If the disease is not accompanied by actual pathological changes in the structure of some important organ, there cannot be a dose of the homoeopathically chosen remedy so small that it will not be stronger than the condition to be overcome. Hahnemann was led to this conclusion by his observation of the effects of drugs in ponderable quantity, even when homoeopathically indicated.

So many severe aggravations appeared following the use of the indicated remedy in crude form that he was led to the procedure of dilution in an attempt to eliminate these untoward phenomena. Yet even in the higher dilutions the indicated remedy will show an accentuation of the disease manifestations, though in a mild degree, within a short while after its administration. This initial aggravation is a favorable sign for two reasons; 1. Because it indicates that the remedy has been correctly chosen. and 2. Because it shows that the remedy is capable of cure.

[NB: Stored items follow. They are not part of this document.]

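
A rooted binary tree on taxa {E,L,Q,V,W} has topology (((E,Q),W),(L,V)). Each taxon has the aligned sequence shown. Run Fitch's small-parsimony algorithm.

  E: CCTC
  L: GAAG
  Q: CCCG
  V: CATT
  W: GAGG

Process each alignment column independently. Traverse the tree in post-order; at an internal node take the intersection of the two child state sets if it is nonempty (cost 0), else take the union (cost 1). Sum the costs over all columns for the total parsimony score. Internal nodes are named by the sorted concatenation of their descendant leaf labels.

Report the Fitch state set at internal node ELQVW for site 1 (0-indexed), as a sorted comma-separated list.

[col 0] EQ: children E:{C}, Q:{C} ∩→ {C}; cost 0
[col 0] EQW: children EQ:{C}, W:{G} ∪→ {C,G}; cost 1
[col 0] LV: children L:{G}, V:{C} ∪→ {C,G}; cost 1
[col 0] ELQVW: children EQW:{C,G}, LV:{C,G} ∩→ {C,G}; cost 0
[col 1] EQ: children E:{C}, Q:{C} ∩→ {C}; cost 0
[col 1] EQW: children EQ:{C}, W:{A} ∪→ {A,C}; cost 1
[col 1] LV: children L:{A}, V:{A} ∩→ {A}; cost 0
[col 1] ELQVW: children EQW:{A,C}, LV:{A} ∩→ {A}; cost 0
[col 2] EQ: children E:{T}, Q:{C} ∪→ {C,T}; cost 1
[col 2] EQW: children EQ:{C,T}, W:{G} ∪→ {C,G,T}; cost 1
[col 2] LV: children L:{A}, V:{T} ∪→ {A,T}; cost 1
[col 2] ELQVW: children EQW:{C,G,T}, LV:{A,T} ∩→ {T}; cost 0
[col 3] EQ: children E:{C}, Q:{G} ∪→ {C,G}; cost 1
[col 3] EQW: children EQ:{C,G}, W:{G} ∩→ {G}; cost 0
[col 3] LV: children L:{G}, V:{T} ∪→ {G,T}; cost 1
[col 3] ELQVW: children EQW:{G}, LV:{G,T} ∩→ {G}; cost 0
per-site changes: [2, 1, 3, 2]; total = 8

A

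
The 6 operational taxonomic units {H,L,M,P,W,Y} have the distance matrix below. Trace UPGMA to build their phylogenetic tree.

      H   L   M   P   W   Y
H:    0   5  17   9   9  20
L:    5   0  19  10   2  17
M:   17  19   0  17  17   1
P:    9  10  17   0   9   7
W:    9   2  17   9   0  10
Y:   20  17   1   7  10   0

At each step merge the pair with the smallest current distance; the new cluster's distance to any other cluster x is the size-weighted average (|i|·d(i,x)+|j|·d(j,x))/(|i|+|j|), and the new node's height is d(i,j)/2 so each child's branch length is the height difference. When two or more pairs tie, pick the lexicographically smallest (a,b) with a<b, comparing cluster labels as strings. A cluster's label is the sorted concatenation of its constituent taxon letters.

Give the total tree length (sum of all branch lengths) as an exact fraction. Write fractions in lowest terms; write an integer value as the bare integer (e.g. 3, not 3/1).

151/6

1. join M+Y (d=1) ⇒ MY; edges |M|=1/2, |Y|=1/2
  updated: d(H,MY)=37/2, d(L,MY)=18, d(MY,P)=12, d(MY,W)=27/2
2. join L+W (d=2) ⇒ LW; edges |L|=1, |W|=1
  updated: d(H,LW)=7, d(LW,MY)=63/4, d(LW,P)=19/2
3. join H+LW (d=7) ⇒ HLW; edges |H|=7/2, |LW|=5/2
  updated: d(HLW,MY)=50/3, d(HLW,P)=28/3
4. join HLW+P (d=28/3) ⇒ HLPW; edges |HLW|=7/6, |P|=14/3
  updated: d(HLPW,MY)=31/2
5. join HLPW+MY (d=31/2) ⇒ HLMPWY; edges |HLPW|=37/12, |MY|=29/4
final tree: (((H:7/2,(L:1,W:1):5/2):7/6,P:14/3):37/12,(M:1/2,Y:1/2):29/4)
total length: 151/6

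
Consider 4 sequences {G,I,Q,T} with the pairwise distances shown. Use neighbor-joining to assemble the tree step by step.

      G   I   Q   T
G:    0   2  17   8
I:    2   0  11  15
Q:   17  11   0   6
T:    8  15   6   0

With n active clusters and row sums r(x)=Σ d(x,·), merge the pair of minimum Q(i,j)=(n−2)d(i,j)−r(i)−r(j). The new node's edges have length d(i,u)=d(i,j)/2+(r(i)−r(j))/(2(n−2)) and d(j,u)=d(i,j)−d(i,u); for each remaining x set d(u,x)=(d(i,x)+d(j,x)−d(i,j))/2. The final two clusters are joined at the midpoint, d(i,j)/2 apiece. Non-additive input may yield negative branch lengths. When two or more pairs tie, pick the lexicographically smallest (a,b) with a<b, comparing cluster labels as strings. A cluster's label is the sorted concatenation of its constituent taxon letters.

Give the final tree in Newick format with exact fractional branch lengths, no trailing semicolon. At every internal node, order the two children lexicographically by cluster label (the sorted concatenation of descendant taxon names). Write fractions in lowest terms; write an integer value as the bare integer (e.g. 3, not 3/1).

step 1: merge (G,I) at d=2, Q=-51; branch lengths G→3/4, I→5/4; new cluster GI
  updated: d(GI,Q)=13, d(GI,T)=21/2
step 2: merge (GI,Q) at d=13, Q=-59/2; branch lengths GI→35/4, Q→17/4; new cluster GIQ
  updated: d(GIQ,T)=7/4
step 3: merge (GIQ,T) at d=7/4; branch lengths GIQ→7/8, T→7/8; new cluster GIQT
final tree: (((G:3/4,I:5/4):35/4,Q:17/4):7/8,T:7/8)
total length: 67/4

(((G:3/4,I:5/4):35/4,Q:17/4):7/8,T:7/8)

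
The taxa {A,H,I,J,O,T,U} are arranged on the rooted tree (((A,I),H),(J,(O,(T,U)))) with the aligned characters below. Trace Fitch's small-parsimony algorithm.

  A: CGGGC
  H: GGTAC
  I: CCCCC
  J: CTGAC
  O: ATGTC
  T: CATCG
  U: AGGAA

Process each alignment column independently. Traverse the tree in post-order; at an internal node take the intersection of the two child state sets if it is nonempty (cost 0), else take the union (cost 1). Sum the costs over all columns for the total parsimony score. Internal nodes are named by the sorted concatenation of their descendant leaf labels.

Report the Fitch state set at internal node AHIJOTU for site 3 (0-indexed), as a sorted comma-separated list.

A

[col 0] AI: children A:{C}, I:{C} ∩→ {C}; cost 0
[col 0] AHI: children AI:{C}, H:{G} ∪→ {C,G}; cost 1
[col 0] TU: children T:{C}, U:{A} ∪→ {A,C}; cost 1
[col 0] OTU: children O:{A}, TU:{A,C} ∩→ {A}; cost 0
[col 0] JOTU: children J:{C}, OTU:{A} ∪→ {A,C}; cost 1
[col 0] AHIJOTU: children AHI:{C,G}, JOTU:{A,C} ∩→ {C}; cost 0
[col 1] AI: children A:{G}, I:{C} ∪→ {C,G}; cost 1
[col 1] AHI: children AI:{C,G}, H:{G} ∩→ {G}; cost 0
[col 1] TU: children T:{A}, U:{G} ∪→ {A,G}; cost 1
[col 1] OTU: children O:{T}, TU:{A,G} ∪→ {A,G,T}; cost 1
[col 1] JOTU: children J:{T}, OTU:{A,G,T} ∩→ {T}; cost 0
[col 1] AHIJOTU: children AHI:{G}, JOTU:{T} ∪→ {G,T}; cost 1
[col 2] AI: children A:{G}, I:{C} ∪→ {C,G}; cost 1
[col 2] AHI: children AI:{C,G}, H:{T} ∪→ {C,G,T}; cost 1
[col 2] TU: children T:{T}, U:{G} ∪→ {G,T}; cost 1
[col 2] OTU: children O:{G}, TU:{G,T} ∩→ {G}; cost 0
[col 2] JOTU: children J:{G}, OTU:{G} ∩→ {G}; cost 0
[col 2] AHIJOTU: children AHI:{C,G,T}, JOTU:{G} ∩→ {G}; cost 0
[col 3] AI: children A:{G}, I:{C} ∪→ {C,G}; cost 1
[col 3] AHI: children AI:{C,G}, H:{A} ∪→ {A,C,G}; cost 1
[col 3] TU: children T:{C}, U:{A} ∪→ {A,C}; cost 1
[col 3] OTU: children O:{T}, TU:{A,C} ∪→ {A,C,T}; cost 1
[col 3] JOTU: children J:{A}, OTU:{A,C,T} ∩→ {A}; cost 0
[col 3] AHIJOTU: children AHI:{A,C,G}, JOTU:{A} ∩→ {A}; cost 0
[col 4] AI: children A:{C}, I:{C} ∩→ {C}; cost 0
[col 4] AHI: children AI:{C}, H:{C} ∩→ {C}; cost 0
[col 4] TU: children T:{G}, U:{A} ∪→ {A,G}; cost 1
[col 4] OTU: children O:{C}, TU:{A,G} ∪→ {A,C,G}; cost 1
[col 4] JOTU: children J:{C}, OTU:{A,C,G} ∩→ {C}; cost 0
[col 4] AHIJOTU: children AHI:{C}, JOTU:{C} ∩→ {C}; cost 0
per-site changes: [3, 4, 3, 4, 2]; total = 16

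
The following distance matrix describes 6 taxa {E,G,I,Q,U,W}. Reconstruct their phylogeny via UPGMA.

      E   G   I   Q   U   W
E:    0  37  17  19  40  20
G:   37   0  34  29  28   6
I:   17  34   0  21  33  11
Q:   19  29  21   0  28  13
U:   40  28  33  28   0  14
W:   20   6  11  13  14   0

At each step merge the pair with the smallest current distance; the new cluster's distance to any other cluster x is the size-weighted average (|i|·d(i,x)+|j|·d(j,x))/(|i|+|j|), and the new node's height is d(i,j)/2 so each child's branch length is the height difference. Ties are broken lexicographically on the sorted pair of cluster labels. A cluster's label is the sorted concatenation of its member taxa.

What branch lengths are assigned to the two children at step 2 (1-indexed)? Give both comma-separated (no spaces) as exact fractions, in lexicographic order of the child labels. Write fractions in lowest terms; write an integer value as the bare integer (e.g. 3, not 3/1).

iteration 1: select G,W (d=6); attach at lengths (3, 3); label the merged cluster GW
  updated: d(E,GW)=57/2, d(GW,I)=45/2, d(GW,Q)=21, d(GW,U)=21
iteration 2: select E,I (d=17); attach at lengths (17/2, 17/2); label the merged cluster EI
  updated: d(EI,GW)=51/2, d(EI,Q)=20, d(EI,U)=73/2
iteration 3: select EI,Q (d=20); attach at lengths (3/2, 10); label the merged cluster EIQ
  updated: d(EIQ,GW)=24, d(EIQ,U)=101/3
iteration 4: select GW,U (d=21); attach at lengths (15/2, 21/2); label the merged cluster GUW
  updated: d(EIQ,GUW)=245/9
iteration 5: select EIQ,GUW (d=245/9); attach at lengths (65/18, 28/9); label the merged cluster EGIQUW
final tree: (((E:17/2,I:17/2):3/2,Q:10):65/18,((G:3,W:3):15/2,U:21/2):28/9)
total length: 533/9

17/2,17/2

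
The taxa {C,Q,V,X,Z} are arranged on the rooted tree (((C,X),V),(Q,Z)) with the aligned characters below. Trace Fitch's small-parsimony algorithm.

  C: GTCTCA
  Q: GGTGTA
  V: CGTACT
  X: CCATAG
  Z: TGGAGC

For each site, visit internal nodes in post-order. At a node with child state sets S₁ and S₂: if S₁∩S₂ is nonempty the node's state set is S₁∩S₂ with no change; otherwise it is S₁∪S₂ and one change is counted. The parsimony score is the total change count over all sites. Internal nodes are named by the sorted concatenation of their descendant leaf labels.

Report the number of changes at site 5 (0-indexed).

CX@0: {G} ∪ {C} = {C,G} (union, +1)
CVX@0: {C,G} ∩ {C} = {C} (intersection, +0)
QZ@0: {G} ∪ {T} = {G,T} (union, +1)
CQVXZ@0: {C} ∪ {G,T} = {C,G,T} (union, +1)
CX@1: {T} ∪ {C} = {C,T} (union, +1)
CVX@1: {C,T} ∪ {G} = {C,G,T} (union, +1)
QZ@1: {G} ∩ {G} = {G} (intersection, +0)
CQVXZ@1: {C,G,T} ∩ {G} = {G} (intersection, +0)
CX@2: {C} ∪ {A} = {A,C} (union, +1)
CVX@2: {A,C} ∪ {T} = {A,C,T} (union, +1)
QZ@2: {T} ∪ {G} = {G,T} (union, +1)
CQVXZ@2: {A,C,T} ∩ {G,T} = {T} (intersection, +0)
CX@3: {T} ∩ {T} = {T} (intersection, +0)
CVX@3: {T} ∪ {A} = {A,T} (union, +1)
QZ@3: {G} ∪ {A} = {A,G} (union, +1)
CQVXZ@3: {A,T} ∩ {A,G} = {A} (intersection, +0)
CX@4: {C} ∪ {A} = {A,C} (union, +1)
CVX@4: {A,C} ∩ {C} = {C} (intersection, +0)
QZ@4: {T} ∪ {G} = {G,T} (union, +1)
CQVXZ@4: {C} ∪ {G,T} = {C,G,T} (union, +1)
CX@5: {A} ∪ {G} = {A,G} (union, +1)
CVX@5: {A,G} ∪ {T} = {A,G,T} (union, +1)
QZ@5: {A} ∪ {C} = {A,C} (union, +1)
CQVXZ@5: {A,G,T} ∩ {A,C} = {A} (intersection, +0)
per-site changes: [3, 2, 3, 2, 3, 3]; total = 16

3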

Now we come to the question of the repetition of the dose. One could spend the whole afternoon in the discussion of this particular phase of the prescription. I believe that this aspect of our art has been a greater impediment to the advancement of homoeopathic skill in the individual physician that almost any other, the next is the minimum dose. The general rule is that the remedy should not be repeated as long as improvement is apparent. This applies both to acute and chronic conditions.

Allan D. Sutherland
Dr. Sutherland graduated from the Hahnemann Medical College in Philadelphia and was editor of the Homeopathic Recorder and the Journal of the American Institute of Homeopathy.
Allan D. Sutherland was born in Northfield, Vermont in 1897, delivered by the local homeopathic physician. The son of a Canadian Episcopalian minister, his father had arrived there to lead the local parish five years earlier and met his mother, who was the daughter of the president of the University of Norwich. Four years after Allan’s birth, ministerial work lead the family first to North Carolina and then to Connecticut a few years afterward.
Starting in 1920, Sutherland began his premedical studies and a year later, he began his medical education at Hahnemann Medical School in Philadelphia.
Sutherland graduated in 1925 and went on to intern at both Children’s Homeopathic Hospital and St. Luke’s Homeopathic Hospital. He then was appointed the chief resident at Children’s. With the conclusion of his residency and 2 years of clinical experience under his belt, Sutherland opened his own practice in Philadelphia while retaining a position at Children’s in the Obstetrics and Gynecology Department.
In 1928, Sutherland decided to set up practice in Brattleboro.